International development is a very important issue that is close to your heart. Can the country realistically afford to set money aside for international aid when the country is in so much debt?
Obviously at a time of global financial crisis there will be pressure on all manner of spending but international aid is still vitally important. We know that we pay a much higher price in countries like Afghanistan when things go wrong and military intervention takes place. Development assistance is a long term cheaper option. We know that issues like climate change require everyone to play a role and that is why Britain must continue to for practical reasons as well as moral or humanitarian ones; to be a key supporter of international development.
Do you believe that a place like East Manchester that statistically has high levels of crime and unemployment can be seen as a place where people can get a good job and get onto the property ladder?
Many people in East Manchester do get on to the property ladder and work hard for themselves and their communities. Crime has been going down in East Manchester although unemployment is still a massive issue, particularly for younger people. But even in the present recession East Manchester is still a great place to live and will only get better as new institutions like the new secondary school come in to being.
One Advertiser reader commented “that some local councillors and you see no problems within East Manchester and everything including employment is rosy.” Has there been a serious acknowledgement of the seriousness of the recession among you, other councillors and Greater Manchester MPs, and that voters cannot be smooth talked about jobs being created when unemployment is so dire?
I don’t know where the quotation has come from and certainly never said anything like this myself. At a time of global recession, we know that unemployment will increase; and it has increased. The action that the government is taking has diminished the very worst impact of the global recession but not done away with the problems. The Work Guarantee that the government has announced includes a guaranteed offer of work or training for every 18-24 year old at risk of becoming long-term unemployed. The government will also fund 250,000 jobs in the public and private sector with more than 150 companies and organisations having already signed up. We need to make sure that we fight for existing jobs and create new ones. No one can pretend that it isn’t a serious issue.
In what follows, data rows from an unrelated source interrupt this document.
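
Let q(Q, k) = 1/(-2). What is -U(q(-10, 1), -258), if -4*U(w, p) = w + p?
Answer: -517/8 ≈ -64.625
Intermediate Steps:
q(Q, k) = -½
U(w, p) = -p/4 - w/4 (U(w, p) = -(w + p)/4 = -(p + w)/4 = -p/4 - w/4)
-U(q(-10, 1), -258) = -(-¼*(-258) - ¼*(-½)) = -(129/2 + ⅛) = -1*517/8 = -517/8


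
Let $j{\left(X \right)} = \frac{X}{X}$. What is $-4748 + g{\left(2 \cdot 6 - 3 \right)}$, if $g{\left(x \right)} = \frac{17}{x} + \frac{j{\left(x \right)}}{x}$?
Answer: $-4746$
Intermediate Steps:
$j{\left(X \right)} = 1$
$g{\left(x \right)} = \frac{18}{x}$ ($g{\left(x \right)} = \frac{17}{x} + 1 \frac{1}{x} = \frac{17}{x} + \frac{1}{x} = \frac{18}{x}$)
$-4748 + g{\left(2 \cdot 6 - 3 \right)} = -4748 + \frac{18}{2 \cdot 6 - 3} = -4748 + \frac{18}{12 - 3} = -4748 + \frac{18}{9} = -4748 + 18 \cdot \frac{1}{9} = -4748 + 2 = -4746$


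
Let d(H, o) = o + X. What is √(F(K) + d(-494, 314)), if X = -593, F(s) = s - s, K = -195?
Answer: 3*I*√31 ≈ 16.703*I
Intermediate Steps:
F(s) = 0
d(H, o) = -593 + o (d(H, o) = o - 593 = -593 + o)
√(F(K) + d(-494, 314)) = √(0 + (-593 + 314)) = √(0 - 279) = √(-279) = 3*I*√31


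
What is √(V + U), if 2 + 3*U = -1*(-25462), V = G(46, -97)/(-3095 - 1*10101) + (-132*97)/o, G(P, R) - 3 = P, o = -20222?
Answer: √339957563365099937373/200137134 ≈ 92.126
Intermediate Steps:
G(P, R) = 3 + P
V = 83985353/133424756 (V = (3 + 46)/(-3095 - 1*10101) - 132*97/(-20222) = 49/(-3095 - 10101) - 12804*(-1/20222) = 49/(-13196) + 6402/10111 = 49*(-1/13196) + 6402/10111 = -49/13196 + 6402/10111 = 83985353/133424756 ≈ 0.62946)
U = 25460/3 (U = -⅔ + (-1*(-25462))/3 = -⅔ + (⅓)*25462 = -⅔ + 25462/3 = 25460/3 ≈ 8486.7)
√(V + U) = √(83985353/133424756 + 25460/3) = √(3397246243819/400274268) = √339957563365099937373/200137134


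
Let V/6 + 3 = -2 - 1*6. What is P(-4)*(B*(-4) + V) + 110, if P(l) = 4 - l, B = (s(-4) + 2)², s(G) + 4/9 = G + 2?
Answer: -34370/81 ≈ -424.32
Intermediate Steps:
s(G) = 14/9 + G (s(G) = -4/9 + (G + 2) = -4/9 + (2 + G) = 14/9 + G)
V = -66 (V = -18 + 6*(-2 - 1*6) = -18 + 6*(-2 - 6) = -18 + 6*(-8) = -18 - 48 = -66)
B = 16/81 (B = ((14/9 - 4) + 2)² = (-22/9 + 2)² = (-4/9)² = 16/81 ≈ 0.19753)
P(-4)*(B*(-4) + V) + 110 = (4 - 1*(-4))*((16/81)*(-4) - 66) + 110 = (4 + 4)*(-64/81 - 66) + 110 = 8*(-5410/81) + 110 = -43280/81 + 110 = -34370/81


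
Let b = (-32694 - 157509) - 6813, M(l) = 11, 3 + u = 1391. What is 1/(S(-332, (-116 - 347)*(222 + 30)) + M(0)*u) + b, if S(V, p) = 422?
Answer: -3091181039/15690 ≈ -1.9702e+5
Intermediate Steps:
u = 1388 (u = -3 + 1391 = 1388)
b = -197016 (b = -190203 - 6813 = -197016)
1/(S(-332, (-116 - 347)*(222 + 30)) + M(0)*u) + b = 1/(422 + 11*1388) - 197016 = 1/(422 + 15268) - 197016 = 1/15690 - 197016 = -3091181039/15690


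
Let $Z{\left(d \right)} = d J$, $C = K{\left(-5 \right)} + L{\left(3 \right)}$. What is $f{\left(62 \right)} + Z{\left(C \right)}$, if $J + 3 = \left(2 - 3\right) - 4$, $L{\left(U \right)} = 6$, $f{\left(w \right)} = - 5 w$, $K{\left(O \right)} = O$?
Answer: $-318$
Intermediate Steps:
$J = -8$ ($J = -3 + \left(\left(2 - 3\right) - 4\right) = -3 - 5 = -8$)
$C = 1$ ($C = -5 + 6 = 1$)
$Z{\left(d \right)} = - 8 d$ ($Z{\left(d \right)} = d \left(-8\right) = - 8 d$)
$f{\left(62 \right)} + Z{\left(C \right)} = \left(-5\right) 62 - 8 = -310 - 8 = -318$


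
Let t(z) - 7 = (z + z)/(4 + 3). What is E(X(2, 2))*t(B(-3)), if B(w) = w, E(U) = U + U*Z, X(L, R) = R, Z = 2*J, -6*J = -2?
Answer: 430/21 ≈ 20.476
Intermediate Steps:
J = 1/3 (J = -1/6*(-2) = 1/3 ≈ 0.33333)
Z = 2/3 (Z = 2*(1/3) = 2/3 ≈ 0.66667)
E(U) = 5*U/3 (E(U) = U + U*(2/3) = U + 2*U/3 = 5*U/3)
t(z) = 7 + 2*z/7 (t(z) = 7 + (z + z)/(4 + 3) = 7 + (2*z)/7 = 7 + (2*z)*(1/7) = 7 + 2*z/7)
E(X(2, 2))*t(B(-3)) = ((5/3)*2)*(7 + (2/7)*(-3)) = 10*(7 - 6/7)/3 = (10/3)*(43/7) = 430/21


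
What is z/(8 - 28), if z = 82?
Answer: -41/10 ≈ -4.1000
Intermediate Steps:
z/(8 - 28) = 82/(8 - 28) = 82/(-20) = 82*(-1/20) = -41/10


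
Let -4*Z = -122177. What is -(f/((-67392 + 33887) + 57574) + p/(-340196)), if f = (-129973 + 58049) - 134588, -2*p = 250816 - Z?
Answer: 540829567813/65505420192 ≈ 8.2563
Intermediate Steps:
Z = 122177/4 (Z = -¼*(-122177) = 122177/4 ≈ 30544.)
p = -881087/8 (p = -(250816 - 1*122177/4)/2 = -(250816 - 122177/4)/2 = -½*881087/4 = -881087/8 ≈ -1.1014e+5)
f = -206512 (f = -71924 - 134588 = -206512)
-(f/((-67392 + 33887) + 57574) + p/(-340196)) = -(-206512/((-67392 + 33887) + 57574) - 881087/8/(-340196)) = -(-206512/(-33505 + 57574) - 881087/8*(-1/340196)) = -(-206512/24069 + 881087/2721568) = -1*(-540829567813/65505420192) = 540829567813/65505420192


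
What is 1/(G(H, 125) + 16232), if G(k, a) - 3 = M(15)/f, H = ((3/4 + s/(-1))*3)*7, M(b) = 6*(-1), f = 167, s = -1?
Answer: 167/2711239 ≈ 6.1595e-5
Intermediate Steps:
M(b) = -6
H = 147/4 (H = ((3/4 - 1/(-1))*3)*7 = ((3*(¼) - 1*(-1))*3)*7 = ((¾ + 1)*3)*7 = ((7/4)*3)*7 = (21/4)*7 = 147/4 ≈ 36.750)
G(k, a) = 495/167 (G(k, a) = 3 - 6/167 = 495/167)
1/(G(H, 125) + 16232) = 1/(495/167 + 16232) = 1/(2711239/167) = 167/2711239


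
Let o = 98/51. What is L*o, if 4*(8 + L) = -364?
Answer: -3234/17 ≈ -190.24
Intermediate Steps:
o = 98/51 (o = 98*(1/51) = 98/51 ≈ 1.9216)
L = -99 (L = -8 + (1/4)*(-364) = -8 - 91 = -99)
L*o = -99*98/51 = -3234/17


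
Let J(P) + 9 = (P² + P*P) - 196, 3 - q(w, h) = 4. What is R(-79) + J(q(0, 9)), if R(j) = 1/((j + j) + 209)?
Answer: -10352/51 ≈ -202.98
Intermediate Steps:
R(j) = 1/(209 + 2*j) (R(j) = 1/(2*j + 209) = 1/(209 + 2*j))
q(w, h) = -1 (q(w, h) = 3 - 1*4 = 3 - 4 = -1)
J(P) = -205 + 2*P² (J(P) = -9 + ((P² + P*P) - 196) = -9 + ((P² + P²) - 196) = -9 + (2*P² - 196) = -9 + (-196 + 2*P²) = -205 + 2*P²)
R(-79) + J(q(0, 9)) = 1/(209 + 2*(-79)) + (-205 + 2*(-1)²) = 1/(209 - 158) + (-205 + 2*1) = 1/51 + (-205 + 2) = 1/51 - 203 = -10352/51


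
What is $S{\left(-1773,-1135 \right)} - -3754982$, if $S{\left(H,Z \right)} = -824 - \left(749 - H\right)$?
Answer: $3751636$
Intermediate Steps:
$S{\left(H,Z \right)} = -1573 + H$ ($S{\left(H,Z \right)} = -824 + \left(-749 + H\right) = -1573 + H$)
$S{\left(-1773,-1135 \right)} - -3754982 = \left(-1573 - 1773\right) - -3754982 = -3346 + 3754982 = 3751636$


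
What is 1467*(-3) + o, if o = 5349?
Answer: 948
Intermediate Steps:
1467*(-3) + o = 1467*(-3) + 5349 = -4401 + 5349 = 948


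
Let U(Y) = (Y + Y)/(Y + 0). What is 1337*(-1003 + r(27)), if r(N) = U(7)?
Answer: -1338337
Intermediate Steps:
U(Y) = 2 (U(Y) = (2*Y)/Y = 2)
r(N) = 2
1337*(-1003 + r(27)) = 1337*(-1003 + 2) = 1337*(-1001) = -1338337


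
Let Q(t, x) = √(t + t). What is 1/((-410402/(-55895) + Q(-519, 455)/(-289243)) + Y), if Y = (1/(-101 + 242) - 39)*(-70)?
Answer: 7110992381752778403507229005/19461690488527714514177887314113 + 17965818323513835075*I*√1038/38923380977055429028355774628226 ≈ 0.00036538 + 1.4871e-11*I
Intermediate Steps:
Q(t, x) = √2*√t (Q(t, x) = √(2*t) = √2*√t)
Y = 384860/141 (Y = (1/141 - 39)*(-70) = -5498/141*(-70) = 384860/141 ≈ 2729.5)
1/((-410402/(-55895) + Q(-519, 455)/(-289243)) + Y) = 1/((-410402/(-55895) + (√2*√(-519))/(-289243)) + 384860/141) = 1/((-410402*(-1/55895) + (√2*(I*√519))*(-1/289243)) + 384860/141) = 1/((410402/55895 + (I*√1038)*(-1/289243)) + 384860/141) = 1/((410402/55895 - I*√1038/289243) + 384860/141) = 1/(21569616382/7881195 - I*√1038/289243)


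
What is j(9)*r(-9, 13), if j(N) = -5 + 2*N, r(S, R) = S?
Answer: -117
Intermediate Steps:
j(9)*r(-9, 13) = (-5 + 2*9)*(-9) = (-5 + 18)*(-9) = 13*(-9) = -117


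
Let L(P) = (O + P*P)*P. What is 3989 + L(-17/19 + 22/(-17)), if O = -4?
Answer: 134364036232/33698267 ≈ 3987.3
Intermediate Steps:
L(P) = P*(-4 + P**2) (L(P) = (-4 + P*P)*P = (-4 + P**2)*P = P*(-4 + P**2))
3989 + L(-17/19 + 22/(-17)) = 3989 + (-17/19 + 22/(-17))*(-4 + (-17/19 + 22/(-17))**2) = 3989 + (-17*1/19 + 22*(-1/17))*(-4 + (-17*1/19 + 22*(-1/17))**2) = 3989 + (-17/19 - 22/17)*(-4 + (-17/19 - 22/17)**2) = 3989 - 707*(-4 + (-707/323)**2)/323 = 3989 - 707*(-4 + 499849/104329)/323 = 3989 - 707/323*82533/104329 = 3989 - 58350831/33698267 = 134364036232/33698267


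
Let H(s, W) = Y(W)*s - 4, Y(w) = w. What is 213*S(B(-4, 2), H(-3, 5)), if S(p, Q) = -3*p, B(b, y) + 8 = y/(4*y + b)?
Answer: 9585/2 ≈ 4792.5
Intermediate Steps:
H(s, W) = -4 + W*s (H(s, W) = W*s - 4 = -4 + W*s)
B(b, y) = -8 + y/(b + 4*y) (B(b, y) = -8 + y/(4*y + b) = -8 + y/(b + 4*y))
213*S(B(-4, 2), H(-3, 5)) = 213*(-3*(-31*2 - 8*(-4))/(-4 + 4*2)) = 213*(-3*(-62 + 32)/(-4 + 8)) = 213*(-3*(-30)/4) = 213*(-3*(-15/2)) = 213*(45/2) = 9585/2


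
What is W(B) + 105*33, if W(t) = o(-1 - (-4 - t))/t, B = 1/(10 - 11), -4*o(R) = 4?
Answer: 3466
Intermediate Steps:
o(R) = -1 (o(R) = -¼*4 = -1)
B = -1 (B = 1/(-1) = -1)
W(t) = -1/t
W(B) + 105*33 = -1/(-1) + 105*33 = -1*(-1) + 3465 = 1 + 3465 = 3466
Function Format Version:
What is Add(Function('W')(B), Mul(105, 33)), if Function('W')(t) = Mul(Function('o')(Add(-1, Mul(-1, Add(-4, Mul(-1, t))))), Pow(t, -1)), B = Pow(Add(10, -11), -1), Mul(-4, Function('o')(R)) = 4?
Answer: 3466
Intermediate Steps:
Function('o')(R) = -1 (Function('o')(R) = Mul(Rational(-1, 4), 4) = -1)
B = -1 (B = Pow(-1, -1) = -1)
Function('W')(t) = Mul(-1, Pow(t, -1))
Add(Function('W')(B), Mul(105, 33)) = Add(Mul(-1, Pow(-1, -1)), Mul(105, 33)) = Add(Mul(-1, -1), 3465) = Add(1, 3465) = 3466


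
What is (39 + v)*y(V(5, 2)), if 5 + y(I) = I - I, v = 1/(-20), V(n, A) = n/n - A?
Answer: -779/4 ≈ -194.75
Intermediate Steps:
V(n, A) = 1 - A
v = -1/20 ≈ -0.050000
y(I) = -5 (y(I) = -5 + (I - I) = -5 + 0 = -5)
(39 + v)*y(V(5, 2)) = (39 - 1/20)*(-5) = (779/20)*(-5) = -779/4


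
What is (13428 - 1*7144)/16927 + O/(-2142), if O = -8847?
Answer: 18134833/4028626 ≈ 4.5015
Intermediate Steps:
(13428 - 1*7144)/16927 + O/(-2142) = (13428 - 1*7144)/16927 - 8847/(-2142) = (13428 - 7144)*(1/16927) - 8847*(-1/2142) = 6284*(1/16927) + 983/238 = 6284/16927 + 983/238 = 18134833/4028626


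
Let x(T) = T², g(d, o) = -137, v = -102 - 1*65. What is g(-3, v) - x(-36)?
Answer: -1433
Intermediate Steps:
v = -167 (v = -102 - 65 = -167)
g(-3, v) - x(-36) = -137 - 1*(-36)² = -137 - 1*1296 = -137 - 1296 = -1433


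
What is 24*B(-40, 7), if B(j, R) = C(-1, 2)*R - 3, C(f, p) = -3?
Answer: -576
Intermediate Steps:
B(j, R) = -3 - 3*R (B(j, R) = -3*R - 3 = -3 - 3*R)
24*B(-40, 7) = 24*(-3 - 3*7) = 24*(-3 - 21) = 24*(-24) = -576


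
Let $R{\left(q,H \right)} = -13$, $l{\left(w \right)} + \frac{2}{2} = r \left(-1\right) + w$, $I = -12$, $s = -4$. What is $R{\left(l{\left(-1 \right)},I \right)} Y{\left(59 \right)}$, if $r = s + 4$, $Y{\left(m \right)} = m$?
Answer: $-767$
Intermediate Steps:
$r = 0$ ($r = -4 + 4 = 0$)
$l{\left(w \right)} = -1 + w$ ($l{\left(w \right)} = -1 + \left(0 \left(-1\right) + w\right) = -1 + \left(0 + w\right) = -1 + w$)
$R{\left(l{\left(-1 \right)},I \right)} Y{\left(59 \right)} = \left(-13\right) 59 = -767$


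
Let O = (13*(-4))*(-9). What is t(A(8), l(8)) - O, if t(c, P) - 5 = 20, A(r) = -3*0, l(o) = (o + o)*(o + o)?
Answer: -443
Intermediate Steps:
l(o) = 4*o² (l(o) = (2*o)*(2*o) = 4*o²)
O = 468 (O = -52*(-9) = 468)
A(r) = 0
t(c, P) = 25 (t(c, P) = 5 + 20 = 25)
t(A(8), l(8)) - O = 25 - 1*468 = 25 - 468 = -443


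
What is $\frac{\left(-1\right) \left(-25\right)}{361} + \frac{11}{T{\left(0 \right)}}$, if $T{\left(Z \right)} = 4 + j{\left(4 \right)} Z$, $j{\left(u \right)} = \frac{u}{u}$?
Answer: $\frac{4071}{1444} \approx 2.8193$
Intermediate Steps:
$j{\left(u \right)} = 1$
$T{\left(Z \right)} = 4 + Z$ ($T{\left(Z \right)} = 4 + 1 Z = 4 + Z$)
$\frac{\left(-1\right) \left(-25\right)}{361} + \frac{11}{T{\left(0 \right)}} = \frac{\left(-1\right) \left(-25\right)}{361} + \frac{11}{4 + 0} = 25 \cdot \frac{1}{361} + \frac{11}{4} = \frac{25}{361} + 11 \cdot \frac{1}{4} = \frac{25}{361} + \frac{11}{4} = \frac{4071}{1444}$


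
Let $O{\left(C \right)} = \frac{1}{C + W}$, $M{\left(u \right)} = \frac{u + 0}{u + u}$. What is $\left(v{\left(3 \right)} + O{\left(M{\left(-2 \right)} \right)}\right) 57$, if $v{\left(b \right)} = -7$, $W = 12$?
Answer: $- \frac{9861}{25} \approx -394.44$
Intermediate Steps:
$M{\left(u \right)} = \frac{1}{2}$ ($M{\left(u \right)} = \frac{u}{2 u} = u \frac{1}{2 u} = \frac{1}{2}$)
$O{\left(C \right)} = \frac{1}{12 + C}$ ($O{\left(C \right)} = \frac{1}{C + 12} = \frac{1}{12 + C}$)
$\left(v{\left(3 \right)} + O{\left(M{\left(-2 \right)} \right)}\right) 57 = \left(-7 + \frac{1}{12 + \frac{1}{2}}\right) 57 = \left(-7 + \frac{1}{\frac{25}{2}}\right) 57 = \left(-7 + \frac{2}{25}\right) 57 = \left(- \frac{173}{25}\right) 57 = - \frac{9861}{25}$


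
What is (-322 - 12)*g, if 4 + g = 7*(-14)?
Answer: 34068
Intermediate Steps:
g = -102 (g = -4 + 7*(-14) = -4 - 98 = -102)
(-322 - 12)*g = (-322 - 12)*(-102) = -334*(-102) = 34068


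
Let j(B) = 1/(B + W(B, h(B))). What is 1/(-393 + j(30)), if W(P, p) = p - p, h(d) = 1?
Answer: -30/11789 ≈ -0.0025447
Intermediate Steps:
W(P, p) = 0
j(B) = 1/B (j(B) = 1/(B + 0) = 1/B)
1/(-393 + j(30)) = 1/(-393 + 1/30) = 1/(-11789/30) = -30/11789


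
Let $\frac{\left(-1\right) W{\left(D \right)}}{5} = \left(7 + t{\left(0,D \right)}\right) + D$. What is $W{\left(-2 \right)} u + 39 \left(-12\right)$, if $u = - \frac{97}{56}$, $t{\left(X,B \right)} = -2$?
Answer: $- \frac{24753}{56} \approx -442.02$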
A problem with the recession is that skilled workers have to take on unskilled work that does not make the most of their skills and qualifications. Does Manchester Central have enough skilled jobs to be competitive?
The centre of Manchester is the economic capital of the north of England with many skilled jobs. The future of the economy in Manchester and in the UK is not in long term unskilled jobs but in upskilling the work force.
Seen as the leaders who are setting lengthy emission targets will not be in office, or even alive, are these targets truly realistic?
Setting targets for 2050 is important to making long term and sustainable reductions in carbon emission and it is important that the UK is the first country to introduce the idea of a legally binding target. A target for 2050 is not a way of putting off changes but of making sure that they form part of a long term plan. The Climate Change Bill which the government has laid out contains not only a target for an eventual 80% reduction in emissions, but crucially a carbon budgeting system to set out the trajectory to 2050.
The Guardian newspaper revealed that up to 120 Labour MPs will step down at the next election. As one of your constituents, will Tony Lloyd be standing for Manchester Central at the next general election?
I will be standing for re-election in Manchester Central at the next general election.
Do you have any ambitions to become a minister again?
I have never had particular ambitions for office apart from doing my best for the people of Manchester and the country.
Are you one of the more rowdy MPs in the chamber who likes to shout ‘Hear, Hear’? Who are some of the more rowdy MPs in the chamber, or what party has the more rowdy MPs?
I don’t tend to take part in the parliamentary noise!
Can you give me a sense of how a Labour Parliamentary Party meeting works and how it feels to chair the party?
Obviously meetings of the PLP are by its very nature private but they do vary enormously. Given the great variety of issues, they can sometimes get heated but it is always a great privilege to chair a meeting of the Parliamentary Party.
Do you tend to send the odd ‘tweet’ during sessions in the chamber like some of your colleagues?
No I can’t say that I’ve ever used Twitter in the chamber!
How did you spend your summer recess?
Most of the time I was working in the constituency but I had a short holiday.
Are you a football fan? What are your views on Manchester City’s spending this summer?
I am a lifelong Manchester United fan although I have always wanted to see Manchester teams do well. United have always been regarded as a rich club and certainly can’t cry foul when Manchester City spend. For all of us however, maybe football today is taking leave of reality for normal people with the ridiculous sums of money involved.